The idea of the novel
Occurred to him in his new language;
He thought about it day after day,
On his train rides
Back and forth to the office,
During his breaks
While looking at the Freedom Tower,
And on weekends.
He meant to write it but he thought
He could not say what he had to say
In the language of his own –
All he knew
Was that it did not sound right –
He meant to write it but he thought
He would not know how to say it
In the language of the new place –
For all he knew
It would not sound right.
Such ideas occur to him
On a regular basis
But are then piled up
With other unfinished thoughts of construction,
Heaps of undefined feelings
Nameless shapeless masses of deserted thoughts for writings
Piled together in the strips and corners of his mind,
In the camps,
Deserted and forgotten
Like a bag of bread on the road. 11
“Is it nothing to you, all you who pass by?" 12
New York; May 2012
1 New International Bible, 1984. Lamentations of Jeremiah, 1:12.

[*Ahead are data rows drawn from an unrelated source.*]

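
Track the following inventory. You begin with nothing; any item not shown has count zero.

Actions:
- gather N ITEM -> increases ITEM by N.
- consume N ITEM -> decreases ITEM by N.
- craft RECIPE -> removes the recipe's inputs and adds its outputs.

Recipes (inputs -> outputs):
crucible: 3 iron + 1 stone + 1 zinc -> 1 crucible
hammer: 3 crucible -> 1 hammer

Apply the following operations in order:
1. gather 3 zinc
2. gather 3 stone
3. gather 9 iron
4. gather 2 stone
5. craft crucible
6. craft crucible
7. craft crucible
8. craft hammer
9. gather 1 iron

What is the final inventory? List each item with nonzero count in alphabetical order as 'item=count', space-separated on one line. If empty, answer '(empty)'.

After 1 (gather 3 zinc): zinc=3
After 2 (gather 3 stone): stone=3 zinc=3
After 3 (gather 9 iron): iron=9 stone=3 zinc=3
After 4 (gather 2 stone): iron=9 stone=5 zinc=3
After 5 (craft crucible): crucible=1 iron=6 stone=4 zinc=2
After 6 (craft crucible): crucible=2 iron=3 stone=3 zinc=1
After 7 (craft crucible): crucible=3 stone=2
After 8 (craft hammer): hammer=1 stone=2
After 9 (gather 1 iron): hammer=1 iron=1 stone=2

Answer: hammer=1 iron=1 stone=2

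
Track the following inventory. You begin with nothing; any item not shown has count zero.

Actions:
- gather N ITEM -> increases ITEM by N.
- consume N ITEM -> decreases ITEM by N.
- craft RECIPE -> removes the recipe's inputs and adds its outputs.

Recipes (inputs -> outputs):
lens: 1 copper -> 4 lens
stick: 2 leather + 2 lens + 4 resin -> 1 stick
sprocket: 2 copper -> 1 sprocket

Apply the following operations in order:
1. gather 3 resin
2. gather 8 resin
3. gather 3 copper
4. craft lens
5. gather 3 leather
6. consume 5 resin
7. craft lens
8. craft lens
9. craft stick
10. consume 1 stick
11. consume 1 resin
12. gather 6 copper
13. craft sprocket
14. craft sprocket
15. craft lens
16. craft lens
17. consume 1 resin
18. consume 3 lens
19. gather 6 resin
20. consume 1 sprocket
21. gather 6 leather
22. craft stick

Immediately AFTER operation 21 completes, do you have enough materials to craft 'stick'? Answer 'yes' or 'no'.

Answer: yes

Derivation:
After 1 (gather 3 resin): resin=3
After 2 (gather 8 resin): resin=11
After 3 (gather 3 copper): copper=3 resin=11
After 4 (craft lens): copper=2 lens=4 resin=11
After 5 (gather 3 leather): copper=2 leather=3 lens=4 resin=11
After 6 (consume 5 resin): copper=2 leather=3 lens=4 resin=6
After 7 (craft lens): copper=1 leather=3 lens=8 resin=6
After 8 (craft lens): leather=3 lens=12 resin=6
After 9 (craft stick): leather=1 lens=10 resin=2 stick=1
After 10 (consume 1 stick): leather=1 lens=10 resin=2
After 11 (consume 1 resin): leather=1 lens=10 resin=1
After 12 (gather 6 copper): copper=6 leather=1 lens=10 resin=1
After 13 (craft sprocket): copper=4 leather=1 lens=10 resin=1 sprocket=1
After 14 (craft sprocket): copper=2 leather=1 lens=10 resin=1 sprocket=2
After 15 (craft lens): copper=1 leather=1 lens=14 resin=1 sprocket=2
After 16 (craft lens): leather=1 lens=18 resin=1 sprocket=2
After 17 (consume 1 resin): leather=1 lens=18 sprocket=2
After 18 (consume 3 lens): leather=1 lens=15 sprocket=2
After 19 (gather 6 resin): leather=1 lens=15 resin=6 sprocket=2
After 20 (consume 1 sprocket): leather=1 lens=15 resin=6 sprocket=1
After 21 (gather 6 leather): leather=7 lens=15 resin=6 sprocket=1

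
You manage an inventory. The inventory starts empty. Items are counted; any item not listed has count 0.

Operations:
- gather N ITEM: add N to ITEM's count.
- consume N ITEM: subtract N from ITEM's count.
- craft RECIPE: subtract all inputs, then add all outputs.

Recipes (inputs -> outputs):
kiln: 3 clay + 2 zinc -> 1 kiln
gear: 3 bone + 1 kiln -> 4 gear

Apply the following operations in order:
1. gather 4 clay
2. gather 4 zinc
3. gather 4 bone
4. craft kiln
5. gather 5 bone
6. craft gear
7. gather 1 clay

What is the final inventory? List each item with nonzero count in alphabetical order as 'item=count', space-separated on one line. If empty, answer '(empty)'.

After 1 (gather 4 clay): clay=4
After 2 (gather 4 zinc): clay=4 zinc=4
After 3 (gather 4 bone): bone=4 clay=4 zinc=4
After 4 (craft kiln): bone=4 clay=1 kiln=1 zinc=2
After 5 (gather 5 bone): bone=9 clay=1 kiln=1 zinc=2
After 6 (craft gear): bone=6 clay=1 gear=4 zinc=2
After 7 (gather 1 clay): bone=6 clay=2 gear=4 zinc=2

Answer: bone=6 clay=2 gear=4 zinc=2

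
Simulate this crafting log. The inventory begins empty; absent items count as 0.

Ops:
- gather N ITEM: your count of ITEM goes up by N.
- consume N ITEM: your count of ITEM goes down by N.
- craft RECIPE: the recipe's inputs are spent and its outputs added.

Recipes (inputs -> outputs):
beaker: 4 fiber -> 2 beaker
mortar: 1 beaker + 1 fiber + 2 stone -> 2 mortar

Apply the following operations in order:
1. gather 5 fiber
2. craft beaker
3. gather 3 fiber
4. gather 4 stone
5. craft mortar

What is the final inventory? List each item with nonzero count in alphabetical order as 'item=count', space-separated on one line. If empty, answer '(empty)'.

After 1 (gather 5 fiber): fiber=5
After 2 (craft beaker): beaker=2 fiber=1
After 3 (gather 3 fiber): beaker=2 fiber=4
After 4 (gather 4 stone): beaker=2 fiber=4 stone=4
After 5 (craft mortar): beaker=1 fiber=3 mortar=2 stone=2

Answer: beaker=1 fiber=3 mortar=2 stone=2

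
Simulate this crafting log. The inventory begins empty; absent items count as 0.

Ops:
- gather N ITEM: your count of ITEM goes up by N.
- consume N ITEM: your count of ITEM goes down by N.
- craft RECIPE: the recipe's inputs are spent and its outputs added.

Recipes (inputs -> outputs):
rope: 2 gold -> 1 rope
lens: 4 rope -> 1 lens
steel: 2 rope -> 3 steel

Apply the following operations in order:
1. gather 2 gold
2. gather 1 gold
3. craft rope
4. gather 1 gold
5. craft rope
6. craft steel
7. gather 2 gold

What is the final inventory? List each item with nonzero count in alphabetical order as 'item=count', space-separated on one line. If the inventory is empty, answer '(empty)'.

After 1 (gather 2 gold): gold=2
After 2 (gather 1 gold): gold=3
After 3 (craft rope): gold=1 rope=1
After 4 (gather 1 gold): gold=2 rope=1
After 5 (craft rope): rope=2
After 6 (craft steel): steel=3
After 7 (gather 2 gold): gold=2 steel=3

Answer: gold=2 steel=3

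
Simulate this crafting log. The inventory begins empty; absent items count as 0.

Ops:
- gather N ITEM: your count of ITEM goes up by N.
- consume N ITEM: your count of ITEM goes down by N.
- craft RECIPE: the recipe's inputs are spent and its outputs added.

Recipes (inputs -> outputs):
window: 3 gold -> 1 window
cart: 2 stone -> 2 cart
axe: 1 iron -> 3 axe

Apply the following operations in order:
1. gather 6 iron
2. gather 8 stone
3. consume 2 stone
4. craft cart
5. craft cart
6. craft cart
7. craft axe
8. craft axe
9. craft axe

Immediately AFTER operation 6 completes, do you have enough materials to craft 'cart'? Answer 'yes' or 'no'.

After 1 (gather 6 iron): iron=6
After 2 (gather 8 stone): iron=6 stone=8
After 3 (consume 2 stone): iron=6 stone=6
After 4 (craft cart): cart=2 iron=6 stone=4
After 5 (craft cart): cart=4 iron=6 stone=2
After 6 (craft cart): cart=6 iron=6

Answer: no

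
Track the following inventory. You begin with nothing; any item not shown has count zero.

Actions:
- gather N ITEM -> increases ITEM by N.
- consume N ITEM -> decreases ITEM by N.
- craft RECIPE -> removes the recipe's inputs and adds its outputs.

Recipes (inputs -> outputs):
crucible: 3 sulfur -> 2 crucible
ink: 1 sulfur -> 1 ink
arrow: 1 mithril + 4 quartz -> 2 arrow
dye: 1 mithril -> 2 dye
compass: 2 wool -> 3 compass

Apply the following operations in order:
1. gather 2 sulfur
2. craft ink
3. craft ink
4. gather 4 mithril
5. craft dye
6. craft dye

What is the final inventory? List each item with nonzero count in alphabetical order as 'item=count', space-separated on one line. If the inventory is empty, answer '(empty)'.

Answer: dye=4 ink=2 mithril=2

Derivation:
After 1 (gather 2 sulfur): sulfur=2
After 2 (craft ink): ink=1 sulfur=1
After 3 (craft ink): ink=2
After 4 (gather 4 mithril): ink=2 mithril=4
After 5 (craft dye): dye=2 ink=2 mithril=3
After 6 (craft dye): dye=4 ink=2 mithril=2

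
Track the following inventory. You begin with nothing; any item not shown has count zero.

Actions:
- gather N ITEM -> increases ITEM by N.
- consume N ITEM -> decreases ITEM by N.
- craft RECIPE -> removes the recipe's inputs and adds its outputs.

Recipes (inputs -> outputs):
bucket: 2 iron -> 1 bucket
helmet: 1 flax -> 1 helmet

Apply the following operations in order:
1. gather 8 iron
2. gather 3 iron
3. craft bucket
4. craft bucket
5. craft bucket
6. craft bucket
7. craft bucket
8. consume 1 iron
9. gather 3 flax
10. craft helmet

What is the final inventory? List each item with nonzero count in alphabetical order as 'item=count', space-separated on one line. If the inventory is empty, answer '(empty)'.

Answer: bucket=5 flax=2 helmet=1

Derivation:
After 1 (gather 8 iron): iron=8
After 2 (gather 3 iron): iron=11
After 3 (craft bucket): bucket=1 iron=9
After 4 (craft bucket): bucket=2 iron=7
After 5 (craft bucket): bucket=3 iron=5
After 6 (craft bucket): bucket=4 iron=3
After 7 (craft bucket): bucket=5 iron=1
After 8 (consume 1 iron): bucket=5
After 9 (gather 3 flax): bucket=5 flax=3
After 10 (craft helmet): bucket=5 flax=2 helmet=1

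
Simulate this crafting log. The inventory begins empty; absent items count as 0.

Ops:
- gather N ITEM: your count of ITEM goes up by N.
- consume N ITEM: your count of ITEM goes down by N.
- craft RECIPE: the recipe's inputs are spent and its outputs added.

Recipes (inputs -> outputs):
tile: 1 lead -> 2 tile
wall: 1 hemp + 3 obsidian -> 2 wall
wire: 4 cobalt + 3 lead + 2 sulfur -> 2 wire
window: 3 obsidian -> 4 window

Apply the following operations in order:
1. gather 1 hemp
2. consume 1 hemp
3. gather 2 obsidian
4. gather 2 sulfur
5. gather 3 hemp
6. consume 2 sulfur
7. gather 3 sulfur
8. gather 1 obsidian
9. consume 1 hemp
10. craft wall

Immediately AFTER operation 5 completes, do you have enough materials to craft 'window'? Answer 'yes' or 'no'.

Answer: no

Derivation:
After 1 (gather 1 hemp): hemp=1
After 2 (consume 1 hemp): (empty)
After 3 (gather 2 obsidian): obsidian=2
After 4 (gather 2 sulfur): obsidian=2 sulfur=2
After 5 (gather 3 hemp): hemp=3 obsidian=2 sulfur=2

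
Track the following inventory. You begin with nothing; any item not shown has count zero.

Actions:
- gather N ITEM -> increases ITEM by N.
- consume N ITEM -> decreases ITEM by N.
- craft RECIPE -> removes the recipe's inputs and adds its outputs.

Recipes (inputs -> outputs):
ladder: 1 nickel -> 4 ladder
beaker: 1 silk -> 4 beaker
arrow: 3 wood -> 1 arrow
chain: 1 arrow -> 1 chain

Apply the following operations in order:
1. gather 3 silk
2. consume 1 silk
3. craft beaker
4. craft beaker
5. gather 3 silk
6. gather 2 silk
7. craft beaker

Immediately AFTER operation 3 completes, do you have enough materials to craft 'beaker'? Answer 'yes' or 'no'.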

2 “In exile you choose a space to tame habit, a private space for your journal. So you write: Place is not the trap.” Mahmoud Darwish. In the Presence of Absence. Trans. Sinan Antoon. New York: Archipelago, 2011. 83.
3 Ibid. 42.
4 King James Bible, 2000. Genesis 15:12.
5 King James Bible, 2000. Lamentations of Jeremiah. 1:12.
6 Ibid. 1:17.
7 Ibid. 4:15.
8 Ibid. 4:17.
9 Ibid. 5:1 – 5:5.
10 In the Presence of Absence. 130.
11 “Do you remember / The road of our exile to Lebanon, where you forgot me / and the bag of bread? [It was wheat bread.]” Mahmoud Darwish. “Huriyya’s Teachings” in Why Did You Leave the Horse Alone? Trans. Jeffrey Sacks. New York: Archipelago, 2006. 84.
12 New International Bible, 1984. Lamentations of Jeremiah, 1:12.